Después de la pandemia (esperamos), también nos
preguntamos cómo devolver la generosa y legítima ayuda social concedida a todos
aquellos que ya no podían trabajar, empleados y empresarios. Los estados,
siempre a dos velas y en equilibrio inestable, demostraron, de la noche a la
mañana, que eran capaces de desembolsar sumas desorbitadas, «cueste lo que
cueste», como repetía en Francia el presidente Macron. La solución más sencilla
era fabricar dinero en los bancos centrales de Europa y Estados Unidos, sin
preocuparse por el mañana. Los estados, por su parte, aumentaron su déficit sin
pensar en la devolución. Para compensar, la Unión Europea se endeudó en el
mercado mundial, donde los estados superricos, como Qatar o Arabia, no saben
dónde colocar sus excedentes monetarios. En la economía clásica, para
reembolsar es necesario o crecer a una velocidad de locura para que los
impuestos cubran los déficits, o adivinar el valor de la moneda por la
inflación; se paga, pero con dinero falso. También se puede no reembolsar, pero
este privilegio está históricamente reservado a Argentina. En Europa, no hay
manera de no reembolsar, porque no podríamos volver a pedir prestado.

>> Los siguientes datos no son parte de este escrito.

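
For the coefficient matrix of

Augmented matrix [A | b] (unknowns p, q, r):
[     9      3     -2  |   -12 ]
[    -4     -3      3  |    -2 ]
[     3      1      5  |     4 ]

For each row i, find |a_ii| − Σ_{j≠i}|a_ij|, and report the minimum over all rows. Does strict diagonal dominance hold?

-4

row 1: |9| − (3+2) = 4
row 2: |-3| − (4+3) = -4
row 3: |5| − (3+1) = 1
minimum over rows = -4 → not strictly diagonally dominant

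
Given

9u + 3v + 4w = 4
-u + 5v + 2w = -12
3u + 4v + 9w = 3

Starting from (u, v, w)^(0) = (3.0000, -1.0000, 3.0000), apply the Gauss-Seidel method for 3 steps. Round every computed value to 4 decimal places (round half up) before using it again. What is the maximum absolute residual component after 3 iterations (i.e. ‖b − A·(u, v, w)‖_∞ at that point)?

Iteration 1:
  u = (4 - (3)·-1.0000 - (4)·3.0000) / (9) = -0.5556
  v = (-12 - (-1)·-0.5556 - (2)·3.0000) / (5) = -3.7111
  w = (3 - (3)·-0.5556 - (4)·-3.7111) / (9) = 2.1679
Iteration 2:
  u = (4 - (3)·-3.7111 - (4)·2.1679) / (9) = 0.7180
  v = (-12 - (-1)·0.7180 - (2)·2.1679) / (5) = -3.1236
  w = (3 - (3)·0.7180 - (4)·-3.1236) / (9) = 1.4823
Iteration 3:
  u = (4 - (3)·-3.1236 - (4)·1.4823) / (9) = 0.8268
  v = (-12 - (-1)·0.8268 - (2)·1.4823) / (5) = -2.8276
  w = (3 - (3)·0.8268 - (4)·-2.8276) / (9) = 1.3144
Residual b − A·x = (-0.2160, 0.3360, 0.0004); ∞-norm = 0.3360

0.3360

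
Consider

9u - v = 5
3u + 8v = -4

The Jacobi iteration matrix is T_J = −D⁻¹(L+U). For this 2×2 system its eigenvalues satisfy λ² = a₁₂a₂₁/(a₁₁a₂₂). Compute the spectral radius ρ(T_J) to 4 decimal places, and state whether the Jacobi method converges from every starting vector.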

¿Crecimiento frenético? ¿Es posible que la capacidad de innovación
occidental -lo vemos en biología, la conquista del espacio y la energía
nuclear- traiga de nuevo las tasas de crecimiento del orden del 5 por ciento
anual que no hemos visto en una generación? Es posible, si los izquierdistas y
ecologistas, partidarios de la disminución del crecimiento, no protestan con
demasiada violencia contra las nuevas conquistas de la naturaleza.
Queda la inflación, la peor solución porque, de hecho, es
un impuesto oculto para los más pobres. ¿No habrá empezado ya está inflación?
Sobre este tema, los economistas están muy divididos; algunos creen que los
precios están aumentando porque los retrasos en la producción y la entrega
crean escasez, y por lo tanto, los precios suben. Otros señalan que es más bien
la globalización a ultranza la que crea escasez y que la inflación ha llegado
para quedarse. Si a todo esto le añadimos los contenedores demasiado grandes
que bloquean el Canal de Suez, los puertos demasiado pequeños que tardan en
descargar los barcos, la concentración de la producción en dos o tres fábricas
en Taiwán y China, que están al borde del conflicto armado, podemos deducir que
la inflación refleja muchos fallos estructurales de la economía. Y si sumamos
las demandas salariales, legítimas, en las empresas, cuyos gerentes y
accionistas son superricos, lo que debe revisarse es el equilibrio financiero
de las economías occidentales. ¿Es normal que los precios de las acciones se
disparen cuando el mundo está paralizado por una pandemia? No es ni lógico ni
moral; Biden ha aprendido la lección al intentar acercar EE.UU. a un modelo de
socialdemocracia europeo.
Nadie tiene una respuesta preparada para estos
terremotos. La ciencia económica es una profesión de futuro, siempre que siga
siendo ciencia, sin prejuicios partidistas.